Ein Mantel, der vor über 15 Jahren begonnen hat, Teil meines Lebens zu sein.
Er hat begleitet, geschützt, geschwiegen.
Und irgendwann gespürt:
Es ist Zeit nicht mehr zu tragen – sondern zu erzählen.

Entstehung und Prozess
Der ursprüngliche Mantel blieb bewusst sichtbar.
Ich habe ihn nicht aufgelöst, nicht zerlegt, nicht neu gemacht.
Ich hab ihn angenommen.
Die Eingriffe entstanden langsam.
Stück für Stück.
Mit Stoffen aus verschiedenen Zeiten, Materialien mit Geschichte, Nähen als Handarbeit, nicht als Technik.
Nichts sollte perfekt sein.
Alles sollte wahr bleiben.

Symbolik
Für mich stehen diese Eingriffe für Narben.
Nicht als Verletzung.
Sondern als Zeichen von Leben.
Von dem, was war – und trotzdem weitergeht.

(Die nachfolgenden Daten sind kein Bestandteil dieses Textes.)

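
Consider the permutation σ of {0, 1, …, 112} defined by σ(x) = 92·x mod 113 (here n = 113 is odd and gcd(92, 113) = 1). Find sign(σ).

-1

Start at x=8: 8 → 58 → 25 → 40 → 64 → 12 → 87 → … (one orbit).
Cycle type of π: 112 + 1; total 2 cycles.
113 − 2 = 111 transpositions; sign(π) = (−1)^111 = -1.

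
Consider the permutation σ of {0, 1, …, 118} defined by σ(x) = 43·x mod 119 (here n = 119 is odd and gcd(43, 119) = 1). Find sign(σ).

Start at x=15: 15 → 50 → 8 → 106 → 36 → 1 → 43 → … (one orbit).
The orbit structure of x ↦ 43x mod 119: 21 orbits of sizes [8, 8, 8, 8, 8, 8, 8, 8, 8, 8, 8, 8, 8, 8, 1, 1, 1, 1, 1, 1, 1].
sign(π) = (−1)^{n − #cycles} = (−1)^{119−21} = (−1)^98 = +1.
The Jacobi symbol (43|119) = +1 (Zolotarev) agrees.

+1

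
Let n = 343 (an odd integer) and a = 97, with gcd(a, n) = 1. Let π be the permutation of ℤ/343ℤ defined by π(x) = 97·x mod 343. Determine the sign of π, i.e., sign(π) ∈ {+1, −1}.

Trace 148: π^k(148) = [148, 293, 295, 146, 99, 342, 246] for k=0..6.
46 cycles of lengths [14, 14, 14, 14, 14, 14, 14, 14, 14, 14, 14, 14, 14, 14, 14, 14, 14, 14, 14, 14, 14, 2, 2, 2, 2, 2, 2, 2, 2, 2, 2, 2, 2, 2, 2, 2, 2, 2, 2, 2, 2, 2, 2, 2, 2, 1].
46 cycles on 343: each ℓ→(−1)^(ℓ−1), product (−1)^297 = -1.
The Jacobi symbol (97|343) = -1 (Zolotarev) agrees.

-1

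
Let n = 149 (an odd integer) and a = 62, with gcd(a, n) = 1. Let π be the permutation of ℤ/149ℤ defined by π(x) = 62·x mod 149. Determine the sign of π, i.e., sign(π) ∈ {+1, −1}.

Start at x=128: 128 → 39 → 34 → 22 → 23 → 85 → 55 → … (one orbit).
The orbit structure of x ↦ 62x mod 149: 2 orbits of sizes [148, 1].
Σ(ℓ_i−1) = 149−2 = 147; sign = (−1)^147 = -1.
Via Zolotarev, sign(π_{62}) = (62|149) = -1.

-1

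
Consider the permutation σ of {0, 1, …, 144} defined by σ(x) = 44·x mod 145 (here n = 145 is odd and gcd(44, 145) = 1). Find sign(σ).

-1

Orbit of 119 under x↦44x: [119, 16, 124, 91, 89, 1, 44]… (length divides ord_145(44)).
8 cycles of lengths [28, 28, 28, 28, 28, 2, 2, 1].
8 cycles on 145: each ℓ→(−1)^(ℓ−1), product (−1)^137 = -1.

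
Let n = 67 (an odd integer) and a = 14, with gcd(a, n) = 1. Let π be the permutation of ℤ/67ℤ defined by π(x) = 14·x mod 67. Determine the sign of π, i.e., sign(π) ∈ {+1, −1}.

Orbit of 25 under x↦14x: [25, 15, 9, 59, 22, 40, 24]… (length divides ord_67(14)).
Decompose π into cycles: lengths [11, 11, 11, 11, 11, 11, 1] (7 cycles, including the fixed point 0).
sign(π) = (−1)^{n − #cycles} = (−1)^{67−7} = (−1)^60 = +1.

+1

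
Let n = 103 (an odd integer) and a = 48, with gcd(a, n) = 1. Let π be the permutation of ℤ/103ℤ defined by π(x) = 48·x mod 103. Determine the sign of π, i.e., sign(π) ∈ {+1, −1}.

-1

Trace 34: π^k(34) = [34, 87, 56, 10, 68, 71, 9] for k=0..6.
The orbit structure of x ↦ 48x mod 103: 2 orbits of sizes [102, 1].
103 − 2 = 101 transpositions; sign(π) = (−1)^101 = -1.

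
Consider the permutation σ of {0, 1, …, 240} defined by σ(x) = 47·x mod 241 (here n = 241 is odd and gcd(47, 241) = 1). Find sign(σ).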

Narben erzählen davon, dass etwas wehgetan hat.
Und davon, dass es überlebt wurde.
Ich habe nichts verdeckt.
Ich habe sichtbar gemacht.

Handarbeit und Einzigartigkeit
Alle Applikationen, Nähte und Eingriffe wurden von Hand gesetzt.
Unregelmäßig. Spürbar. Absichtlich.
Dieses Werk ist nicht reproduzierbar.
Nicht wiederholbar.
Nicht austauschbar.
Es trägt meine Geschichte – und bleibt bei mir.

Status
Unverkäuflich.
Teil meiner persönlichen Stoffkunst.
Er ist ich.
Und ich bin er.
Narben machen mich nicht leise. Sie machen mich sichtbar.